As mentioned in the above section dedicated to organizational logics, Spicer and Sewell (2010) argue that the emergence of contradictions and tensions between the discourses making up the organizational logics, offers the opportunity for actors to exercise projective agency that promotes, transforms, and hybridizes discourses.

Projective agency is deployed in response to these contradictions and tensions, creating the opportunity for organizational logics to change. In the deployment of projective actions, the authors argue, individuals or groups articulate a project to influence future activities, by identifying a collective problem and possible solutions to that problem. Actors seek to justify the project through the mobilization of a coherent discourse. The articulation of efficacious discourses is vital to develop and defend legitimacy.

Take Away Concepts

An institutional logic perspective assumes institutional logics to shape action, and vice versa.
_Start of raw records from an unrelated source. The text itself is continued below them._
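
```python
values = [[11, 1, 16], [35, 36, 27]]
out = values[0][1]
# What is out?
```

Trace:
`values = [[11, 1, 16], [35, 36, 27]]` → values = [[11, 1, 16], [35, 36, 27]]
`out = values[0][1]` → out = 1
So out = 1

Answer: 1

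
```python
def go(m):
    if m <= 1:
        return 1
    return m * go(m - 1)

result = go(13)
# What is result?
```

go(13) = 13 * 12 * 11 * 10 * 9 * 8 * 7 * 6 * 5 * 4 * 3 * 2 * 1 = 6227020800

Answer: 6227020800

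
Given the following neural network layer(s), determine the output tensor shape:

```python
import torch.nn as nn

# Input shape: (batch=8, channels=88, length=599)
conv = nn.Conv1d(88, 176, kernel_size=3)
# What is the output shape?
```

Input: (8, 88, 599) -> Output: (8, 176, 597)

Answer: (8, 176, 597)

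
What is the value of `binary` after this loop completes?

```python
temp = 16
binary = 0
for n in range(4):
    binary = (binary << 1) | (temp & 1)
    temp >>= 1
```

Reverse lowest 4 bits of 16
`binary` takes the values: 0

Answer: 0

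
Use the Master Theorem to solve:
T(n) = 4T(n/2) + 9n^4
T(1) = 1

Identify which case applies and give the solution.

a=4, b=2, f(n)=9n^4. log_2(4) = 2. Since c=4 > 2 and the regularity condition holds (4(n/2)^4 = (4/2^4)n^4 with 4/2^4 < 1), Case 3 applies: T(n) = Θ(f(n)) = O(n^4).

Answer: O(n^4) - Case 3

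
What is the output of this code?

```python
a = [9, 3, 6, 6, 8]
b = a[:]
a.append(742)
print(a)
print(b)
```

Key concept: slice [:] creates copy.
Step by step:
`a = [9, 3, 6, 6, 8]` → a = [9, 3, 6, 6, 8]
`b = a[:]` → b = [9, 3, 6, 6, 8]
`a.append(742)` → a = [9, 3, 6, 6, 8, 742]
`print(a)` → prints [9, 3, 6, 6, 8, 742]
`print(b)` → prints [9, 3, 6, 6, 8]

Answer:
[9, 3, 6, 6, 8, 742]
[9, 3, 6, 6, 8]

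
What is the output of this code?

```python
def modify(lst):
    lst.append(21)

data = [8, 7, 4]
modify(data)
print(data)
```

Key concept: function modifies passed list.
Step by step:
`data = [8, 7, 4]` → data = [8, 7, 4]
`modify(data)` → data = [8, 7, 4, 21]
`print(data)` → prints [8, 7, 4, 21]

Answer: [8, 7, 4, 21]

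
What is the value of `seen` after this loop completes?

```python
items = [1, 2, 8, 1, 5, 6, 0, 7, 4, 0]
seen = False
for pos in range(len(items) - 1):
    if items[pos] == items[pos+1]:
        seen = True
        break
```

Check consecutive duplicates in [1, 2, 8, 1, 5, 6, 0, 7, 4, 0]
`seen` takes the values: False

Answer: False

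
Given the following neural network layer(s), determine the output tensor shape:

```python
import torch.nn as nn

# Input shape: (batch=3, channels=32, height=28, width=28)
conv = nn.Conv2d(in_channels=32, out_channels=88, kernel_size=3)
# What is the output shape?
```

Input: (3, 32, 28, 28) -> Output: (3, 88, 26, 26)

Answer: (3, 88, 26, 26)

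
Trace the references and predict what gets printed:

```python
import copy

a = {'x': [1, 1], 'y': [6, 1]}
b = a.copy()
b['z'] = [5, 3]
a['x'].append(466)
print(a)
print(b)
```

Key concept: shallow copy of dict with mutable values.
Step by step:
`a = {'x': [1, 1], 'y': [6, 1]}` → a = {'x': [1, 1], 'y': [6, 1]}
`b = a.copy()` → b = {'x': [1, 1], 'y': [6, 1]}
`b['z'] = [5, 3]` → b = {'x': [1, 1], 'y': [6, 1], 'z': [5, 3]}
`a['x'].append(466)` → a = {'x': [1, 1, 466], 'y': [6, 1]}; b = {'x': [1, 1, 466], 'y': [6, 1], 'z': [5, 3]}
`print(a)` → prints {'x': [1, 1, 466], 'y': [6, 1]}
`print(b)` → prints {'x': [1, 1, 466], 'y': [6, 1], 'z': [5, 3]}

Answer:
{'x': [1, 1, 466], 'y': [6, 1]}
{'x': [1, 1, 466], 'y': [6, 1], 'z': [5, 3]}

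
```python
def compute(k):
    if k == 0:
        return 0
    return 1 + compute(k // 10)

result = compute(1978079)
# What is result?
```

Count of digits of 1978079: 7

Answer: 7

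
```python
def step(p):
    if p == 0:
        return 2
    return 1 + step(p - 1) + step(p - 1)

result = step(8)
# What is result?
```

step(p) = 1 + 2·step(p-1), step(0)=2. Closed form: (2+1)·2^8 - 1 = 767.

Answer: 767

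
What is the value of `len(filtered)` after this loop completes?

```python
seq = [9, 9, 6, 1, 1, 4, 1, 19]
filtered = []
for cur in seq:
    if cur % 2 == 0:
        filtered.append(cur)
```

Count even numbers in [9, 9, 6, 1, 1, 4, 1, 19]
`filtered` takes the values: [] → [6] → [6, 4]
So `len(filtered)` = 2

Answer: 2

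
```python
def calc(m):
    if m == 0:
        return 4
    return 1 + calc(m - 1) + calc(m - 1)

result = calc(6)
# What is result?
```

calc(m) = 1 + 2·calc(m-1), calc(0)=4. Closed form: (4+1)·2^6 - 1 = 319.

Answer: 319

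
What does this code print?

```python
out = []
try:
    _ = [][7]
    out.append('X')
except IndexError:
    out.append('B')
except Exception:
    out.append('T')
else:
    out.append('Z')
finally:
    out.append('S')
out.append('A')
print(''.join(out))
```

Execution trace: 'B' (except IndexError) → 'S' (finally) → 'A' (after the try/except). Output: BSA

Answer: BSA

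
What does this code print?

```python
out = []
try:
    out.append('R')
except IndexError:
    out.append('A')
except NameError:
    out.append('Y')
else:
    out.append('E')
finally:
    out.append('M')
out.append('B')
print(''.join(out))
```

Execution trace: 'R' (try body, no exception) → 'E' (else) → 'M' (finally) → 'B' (after the try/except). Output: REMB

Answer: REMB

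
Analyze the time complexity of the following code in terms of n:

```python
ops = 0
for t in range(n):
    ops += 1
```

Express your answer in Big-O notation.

Each loop level contributes: n. Multiplying the contributions gives O(n).

Answer: O(n)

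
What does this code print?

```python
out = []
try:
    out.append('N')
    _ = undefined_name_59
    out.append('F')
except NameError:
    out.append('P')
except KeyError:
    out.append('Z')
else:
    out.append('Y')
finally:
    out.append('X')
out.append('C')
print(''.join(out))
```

Execution trace: 'N' (try body) → 'P' (except NameError) → 'X' (finally) → 'C' (after the try/except). Output: NPXC

Answer: NPXC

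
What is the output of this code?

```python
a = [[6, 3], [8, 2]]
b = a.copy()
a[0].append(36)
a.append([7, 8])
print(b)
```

Key concept: shallow copy with nested lists.
Step by step:
`a = [[6, 3], [8, 2]]` → a = [[6, 3], [8, 2]]
`b = a.copy()` → b = [[6, 3], [8, 2]]
`a[0].append(36)` → a = [[6, 3, 36], [8, 2]]; b = [[6, 3, 36], [8, 2]]
`a.append([7, 8])` → a = [[6, 3, 36], [8, 2], [7, 8]]
`print(b)` → prints [[6, 3, 36], [8, 2]]

Answer: [[6, 3, 36], [8, 2]]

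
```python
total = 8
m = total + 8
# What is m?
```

Trace:
`total = 8` → total = 8
`m = total + 8` → m = 16
So m = 16

Answer: 16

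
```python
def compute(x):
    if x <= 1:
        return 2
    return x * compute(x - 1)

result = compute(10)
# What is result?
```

compute(10) = 10 * 9 * 8 * 7 * 6 * 5 * 4 * 3 * 2 * 2 = 7257600

Answer: 7257600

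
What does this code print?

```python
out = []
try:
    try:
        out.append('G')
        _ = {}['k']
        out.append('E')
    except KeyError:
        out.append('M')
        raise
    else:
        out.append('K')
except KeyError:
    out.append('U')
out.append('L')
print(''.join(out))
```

Execution trace: 'G' (inner try body) → 'M' (inner except KeyError) → 'U' (outer except KeyError) → 'L' (after the try/except). Output: GMUL

Answer: GMUL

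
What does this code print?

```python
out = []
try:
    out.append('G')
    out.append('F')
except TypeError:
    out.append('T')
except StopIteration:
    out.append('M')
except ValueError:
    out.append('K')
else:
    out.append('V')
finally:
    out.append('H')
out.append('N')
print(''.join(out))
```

Execution trace: 'G' (try body) → 'F' (try body, no exception) → 'V' (else) → 'H' (finally) → 'N' (after the try/except). Output: GFVHN

Answer: GFVHN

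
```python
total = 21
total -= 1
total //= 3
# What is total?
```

Trace:
`total = 21` → total = 21
`total -= 1` → total = 20
`total //= 3` → total = 6
So total = 6

Answer: 6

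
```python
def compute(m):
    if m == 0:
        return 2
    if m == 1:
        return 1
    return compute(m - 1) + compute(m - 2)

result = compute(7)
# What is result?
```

Build up from base cases: compute(0)=2, compute(1)=1, compute(2)=3, compute(3)=4, compute(4)=7, compute(5)=11, compute(6)=18, ..., compute(7)=29

Answer: 29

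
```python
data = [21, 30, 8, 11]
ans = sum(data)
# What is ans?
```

Trace:
`data = [21, 30, 8, 11]` → data = [21, 30, 8, 11]
`ans = sum(data)` → ans = 70
So ans = 70

Answer: 70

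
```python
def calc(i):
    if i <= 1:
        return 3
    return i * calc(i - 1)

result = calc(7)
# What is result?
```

calc(7) = 7 * 6 * 5 * 4 * 3 * 2 * 3 = 15120

Answer: 15120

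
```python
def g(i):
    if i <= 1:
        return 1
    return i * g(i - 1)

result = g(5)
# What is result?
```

g(5) = 5 * 4 * 3 * 2 * 1 = 120

Answer: 120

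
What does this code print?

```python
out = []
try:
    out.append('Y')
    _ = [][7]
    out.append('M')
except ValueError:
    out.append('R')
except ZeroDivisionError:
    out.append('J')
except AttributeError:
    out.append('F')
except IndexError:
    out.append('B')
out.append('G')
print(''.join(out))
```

Execution trace: 'Y' (try body) → 'B' (except IndexError) → 'G' (after the try/except). Output: YBG

Answer: YBG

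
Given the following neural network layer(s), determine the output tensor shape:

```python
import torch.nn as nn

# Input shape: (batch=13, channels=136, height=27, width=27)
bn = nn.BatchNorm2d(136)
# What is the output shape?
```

Input: (13, 136, 27, 27) -> Output: (13, 136, 27, 27)

Answer: (13, 136, 27, 27)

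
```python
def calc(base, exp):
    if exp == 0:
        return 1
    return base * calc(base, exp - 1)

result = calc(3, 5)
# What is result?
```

calc(3, 5) = 3 * 3 * 3 * 3 * 3 = 243

Answer: 243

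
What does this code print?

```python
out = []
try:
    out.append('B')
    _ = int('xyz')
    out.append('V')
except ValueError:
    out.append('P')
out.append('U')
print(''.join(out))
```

Execution trace: 'B' (try body) → 'P' (except ValueError) → 'U' (after the try/except). Output: BPU

Answer: BPU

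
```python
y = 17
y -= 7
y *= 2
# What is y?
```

Trace:
`y = 17` → y = 17
`y -= 7` → y = 10
`y *= 2` → y = 20
So y = 20

Answer: 20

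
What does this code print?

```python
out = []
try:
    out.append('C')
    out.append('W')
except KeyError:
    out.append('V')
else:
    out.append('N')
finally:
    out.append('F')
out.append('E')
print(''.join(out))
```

Execution trace: 'C' (try body) → 'W' (try body, no exception) → 'N' (else) → 'F' (finally) → 'E' (after the try/except). Output: CWNFE

Answer: CWNFE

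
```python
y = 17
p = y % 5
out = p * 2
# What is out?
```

Trace:
`y = 17` → y = 17
`p = y % 5` → p = 2
`out = p * 2` → out = 4
So out = 4

Answer: 4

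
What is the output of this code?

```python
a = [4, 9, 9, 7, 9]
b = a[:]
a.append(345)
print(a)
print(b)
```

Key concept: slice [:] creates copy.
Step by step:
`a = [4, 9, 9, 7, 9]` → a = [4, 9, 9, 7, 9]
`b = a[:]` → b = [4, 9, 9, 7, 9]
`a.append(345)` → a = [4, 9, 9, 7, 9, 345]
`print(a)` → prints [4, 9, 9, 7, 9, 345]
`print(b)` → prints [4, 9, 9, 7, 9]

Answer:
[4, 9, 9, 7, 9, 345]
[4, 9, 9, 7, 9]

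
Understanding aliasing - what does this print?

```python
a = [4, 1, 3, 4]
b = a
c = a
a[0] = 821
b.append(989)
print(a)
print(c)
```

Key concept: multiple aliases.
Step by step:
`a = [4, 1, 3, 4]` → a = [4, 1, 3, 4]
`b = a` → b = [4, 1, 3, 4] (same object as a)
`c = a` → c = [4, 1, 3, 4] (same object as a, b)
`a[0] = 821` → a = [821, 1, 3, 4] (same object as b, c); b = [821, 1, 3, 4] (same object as a, c); c = [821, 1, 3, 4] (same object as a, b)
`b.append(989)` → a = [821, 1, 3, 4, 989] (same object as b, c); b = [821, 1, 3, 4, 989] (same object as a, c); c = [821, 1, 3, 4, 989] (same object as a, b)
`print(a)` → prints [821, 1, 3, 4, 989]
`print(c)` → prints [821, 1, 3, 4, 989]

Answer:
[821, 1, 3, 4, 989]
[821, 1, 3, 4, 989]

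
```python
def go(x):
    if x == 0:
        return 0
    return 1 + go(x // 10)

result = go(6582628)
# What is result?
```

Count of digits of 6582628: 7

Answer: 7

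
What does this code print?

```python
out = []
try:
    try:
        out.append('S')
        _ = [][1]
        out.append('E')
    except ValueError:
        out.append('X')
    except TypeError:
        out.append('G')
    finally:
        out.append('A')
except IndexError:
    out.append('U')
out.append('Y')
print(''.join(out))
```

Execution trace: 'S' (try body) → 'A' (finally) → 'U' (outer except IndexError) → 'Y' (after the try/except). Output: SAUY

Answer: SAUY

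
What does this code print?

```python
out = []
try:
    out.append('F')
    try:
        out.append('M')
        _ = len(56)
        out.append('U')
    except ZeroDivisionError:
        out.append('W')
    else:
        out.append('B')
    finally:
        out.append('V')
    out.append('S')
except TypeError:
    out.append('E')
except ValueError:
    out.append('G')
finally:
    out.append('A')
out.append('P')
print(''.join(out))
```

Execution trace: 'F' (try body) → 'M' (inner try body) → 'V' (inner finally) → 'E' (except TypeError) → 'A' (finally) → 'P' (after the try/except). Output: FMVEAP

Answer: FMVEAP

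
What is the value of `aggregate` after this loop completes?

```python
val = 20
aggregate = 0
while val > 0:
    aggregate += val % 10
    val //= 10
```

Sum digits of 20
`aggregate` takes the values: 0 → 2

Answer: 2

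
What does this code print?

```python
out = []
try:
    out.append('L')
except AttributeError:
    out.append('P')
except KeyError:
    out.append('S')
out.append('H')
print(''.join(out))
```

Execution trace: 'L' (try body, no exception) → 'H' (after the try/except). Output: LH

Answer: LH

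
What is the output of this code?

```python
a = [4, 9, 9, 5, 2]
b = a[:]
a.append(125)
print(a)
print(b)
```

Key concept: slice [:] creates copy.
Step by step:
`a = [4, 9, 9, 5, 2]` → a = [4, 9, 9, 5, 2]
`b = a[:]` → b = [4, 9, 9, 5, 2]
`a.append(125)` → a = [4, 9, 9, 5, 2, 125]
`print(a)` → prints [4, 9, 9, 5, 2, 125]
`print(b)` → prints [4, 9, 9, 5, 2]

Answer:
[4, 9, 9, 5, 2, 125]
[4, 9, 9, 5, 2]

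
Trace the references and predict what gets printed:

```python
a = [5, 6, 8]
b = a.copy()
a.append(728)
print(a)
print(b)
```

Key concept: list.copy() creates independent copy.
Step by step:
`a = [5, 6, 8]` → a = [5, 6, 8]
`b = a.copy()` → b = [5, 6, 8]
`a.append(728)` → a = [5, 6, 8, 728]
`print(a)` → prints [5, 6, 8, 728]
`print(b)` → prints [5, 6, 8]

Answer:
[5, 6, 8, 728]
[5, 6, 8]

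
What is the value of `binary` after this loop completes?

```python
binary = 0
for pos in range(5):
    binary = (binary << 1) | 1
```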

This notion is referred to as embedded agency, which represents one of the core metatheoretical principles of the institutional logics perspective. Embedded agency allows change to occur, as it assumes institutional logics as not static structures, but as malleable to actors’ elaboration. Within the specific context of organizational logics’ transformation, the concept of projective agency is key.

Projective agency is the capacity of actors to imagine and generate future possible trajectories. This is important to note as the findings of Study2 will show how in response to organizational logics’ contradictions and tensions, organizational actors exercise projective agency to create the opportunity for the customer logic to be increasingly diffused and entrenched in the intra-organizational environment, and service design increasingly adopted.